Suu Kyi, who was taken from her home on Thursday by police, faces a possible five-year prison term for allegedly violating terms of her house arrest by sheltering an American man who swam across a lake to her home.

Her latest arrest has sparked a storm of international appeals to Myanmar’s junta to free the 63-year-old Nobel

Peace Prize winner and to restore democracy in the country, which has been under military rule since 1962.

Despite mounting international protests, the junta appears ready to begin the trial on Monday at Insein Prison, where Suu Kyi is being held along with two assistants who have lived with her.

Lawyer Aung Thein said today that he was dismissed from the country’s Bar Council on Friday, a day after he applied to represent Suu Kyi. He has defended political activists in the past and was earlier jailed for four months for contempt of court.
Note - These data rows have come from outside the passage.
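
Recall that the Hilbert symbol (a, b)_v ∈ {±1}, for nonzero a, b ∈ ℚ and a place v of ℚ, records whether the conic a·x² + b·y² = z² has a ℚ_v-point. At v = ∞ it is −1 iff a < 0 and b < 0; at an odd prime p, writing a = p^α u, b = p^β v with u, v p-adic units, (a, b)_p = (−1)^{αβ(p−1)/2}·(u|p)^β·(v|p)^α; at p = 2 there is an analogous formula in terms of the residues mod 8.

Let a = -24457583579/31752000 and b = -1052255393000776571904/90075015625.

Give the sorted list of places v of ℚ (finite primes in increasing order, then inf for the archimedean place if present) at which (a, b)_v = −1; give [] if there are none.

(a, b) ≡ (-352495, -31) mod (ℚ^×)²; places V = {2, 3, 5, 7, 11, 13, 17, 19, 29, 31, ∞}.
(a,b)_3: α=-4, u≡2; β=2, v≡2 (mod 3); (2|3)=-1, (2|3)=-1; sign (−1)^0·-1^2·-1^-4 = +1.
(a,b)_29: α=1, u≡9; β=2, v≡17 (mod 29); (9|29)=+1, (17|29)=-1; sign (−1)^0·+1^2·-1^1 = -1.
(a,b)_19: α=2, u≡2; β=4, v≡7 (mod 19); (2|19)=-1, (7|19)=+1; sign (−1)^0·-1^4·+1^2 = +1.
(a,b)_31: α=2, u≡12; β=3, v≡17 (mod 31); (12|31)=-1, (17|31)=-1; sign (−1)^0·-1^3·-1^2 = -1.
(a,b)_7: α=-2, u≡4; β=-8, v≡4 (mod 7); (4|7)=+1, (4|7)=+1; sign (−1)^0·+1^-8·+1^-2 = +1.
(a,b)_17: α=1, u≡3; β=2, v≡7 (mod 17); (3|17)=-1, (7|17)=-1; sign (−1)^0·-1^2·-1^1 = -1.
(a,b)_13: α=1, u≡1; β=0, v≡8 (mod 13); (1|13)=+1, (8|13)=-1; sign (−1)^0·+1^0·-1^1 = -1.
(a,b)_2: α=-6, β=10; u≡1, v≡1 (mod 8); ε(u)ε(v)=0·0, αω(v)=-6·0, βω(u)=10·0; sum ≡ 0  ⇒  +1.
(a,b)_11: α=1, u≡9; β=2, v≡8 (mod 11); (9|11)=+1, (8|11)=-1; sign (−1)^0·+1^2·-1^1 = -1.
(a,b)_5: α=-3, u≡1; β=-6, v≡1 (mod 5); (1|5)=+1, (1|5)=+1; sign (−1)^0·+1^-6·+1^-3 = +1.
(a,b)_∞: sgn(-352495)=−, sgn(-31)=−, so -1.
|Ram(-352495, -31)| = 6, even; anisotropic at {11, 13, 17, 29, 31, ∞}.

[11, 13, 17, 29, 31, inf]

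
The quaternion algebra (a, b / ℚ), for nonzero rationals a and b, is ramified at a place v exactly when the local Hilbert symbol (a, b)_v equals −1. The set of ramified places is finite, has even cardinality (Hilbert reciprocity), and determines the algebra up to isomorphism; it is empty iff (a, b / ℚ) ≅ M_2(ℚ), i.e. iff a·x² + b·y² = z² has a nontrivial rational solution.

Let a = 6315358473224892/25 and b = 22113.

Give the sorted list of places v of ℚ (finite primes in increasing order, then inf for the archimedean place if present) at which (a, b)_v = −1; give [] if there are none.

Mod squares: a ≡ 247, b ≡ 273. Check v ∈ {∞, 2, 3, 5, 7, 13, 19}.
v=3: a=3^8·(≡1), b=3^5·(≡1) mod 3; (1|3)=+1, (1|3)=+1; (−1)^{8·5·1}·(+1)^5·(+1)^8 = +1.
v=7: a=7^8·(≡4), b=7^1·(≡2) mod 7; (4|7)=+1, (2|7)=+1; (−1)^{8·1·3}·(+1)^1·(+1)^8 = +1.
v=2: v_2(a)=2, v_2(b)=0; units ≡ 7, 1 (mod 8); ε·ε+αω+βω = 1·0+2·0+0·0 ≡ 0  ⇒  (a,b)_2 = +1.
v=19: a=19^1·(≡15), b=19^0·(≡16) mod 19; (15|19)=-1, (16|19)=+1; (−1)^{1·0·9}·(-1)^0·(+1)^1 = +1.
v=5: a=5^-2·(≡2), b=5^0·(≡3) mod 5; (2|5)=-1, (3|5)=-1; (−1)^{-2·0·2}·(-1)^0·(-1)^-2 = +1.
v=13: a=13^3·(≡2), b=13^1·(≡11) mod 13; (2|13)=-1, (11|13)=-1; (−1)^{3·1·6}·(-1)^1·(-1)^3 = +1.
v=∞: 247 > 0 and 273 > 0  ⇒  (a,b)_∞ = +1.
Every local symbol is +1, so the conic 247·x² + 273·y² = z² has ℚ_v-points for all v and hence a ℚ-point; (a, b / ℚ) ≅ M_2(ℚ).

[]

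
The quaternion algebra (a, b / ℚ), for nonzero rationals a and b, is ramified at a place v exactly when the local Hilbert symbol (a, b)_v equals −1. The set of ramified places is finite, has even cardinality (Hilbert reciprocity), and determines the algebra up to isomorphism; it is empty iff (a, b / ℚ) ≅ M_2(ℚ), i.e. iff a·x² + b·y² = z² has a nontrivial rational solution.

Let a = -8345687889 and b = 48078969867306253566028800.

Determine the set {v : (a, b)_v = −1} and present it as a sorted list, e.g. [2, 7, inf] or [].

[2, 7, 17, 29]

Mod squares: a ≡ -561, b ≡ 42427. Check v ∈ {∞, 2, 3, 5, 7, 11, 17, 19, 29}.
v=∞: -561 < 0 and 42427 > 0  ⇒  (a,b)_∞ = +1.
v=11: a=11^1·(≡9), b=11^3·(≡2) mod 11; (9|11)=+1, (2|11)=-1; (−1)^{1·3·5}·(+1)^3·(-1)^1 = +1.
v=7: a=7^2·(≡3), b=7^3·(≡5) mod 7; (3|7)=-1, (5|7)=-1; (−1)^{2·3·3}·(-1)^3·(-1)^2 = -1.
v=3: a=3^1·(≡2), b=3^4·(≡1) mod 3; (2|3)=-1, (1|3)=+1; (−1)^{1·4·1}·(-1)^4·(+1)^1 = +1.
v=29: a=29^2·(≡10), b=29^5·(≡6) mod 29; (10|29)=-1, (6|29)=+1; (−1)^{2·5·14}·(-1)^5·(+1)^2 = -1.
v=17: a=17^1·(≡4), b=17^0·(≡11) mod 17; (4|17)=+1, (11|17)=-1; (−1)^{1·0·8}·(+1)^0·(-1)^1 = -1.
v=5: a=5^0·(≡1), b=5^2·(≡2) mod 5; (1|5)=+1, (2|5)=-1; (−1)^{0·2·2}·(+1)^2·(-1)^0 = +1.
v=2: v_2(a)=0, v_2(b)=10; units ≡ 7, 3 (mod 8); ε·ε+αω+βω = 1·1+0·1+10·0 ≡ 1  ⇒  (a,b)_2 = -1.
v=19: a=19^2·(≡1), b=19^5·(≡10) mod 19; (1|19)=+1, (10|19)=-1; (−1)^{2·5·9}·(+1)^5·(-1)^2 = +1.
(-561, 42427 / ℚ) ramifies at {2, 7, 17, 29}: a division algebra.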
Suu Kyi was charged on Thursday with violating the terms of her house arrest after being visited by American John William Yettaw, 53, who also faces trial.

Suu Kyi has already spent 13 of the last 19 years in detention without trial for her non-violent promotion of democracy. She had been scheduled to be freed on May 27 after six consecutive years of house arrest but now faces up to five years in prison if convicted, according to one of her lawyers, Hla Myo Myint.

He and another lawyer represented her at the arraignment, but Suu Kyi had asked for three other defence lawyers, including Aung Thein.

President Barack Obama extended for another year a state of emergency regarding Myanmar that maintains sanctions against the military-run country.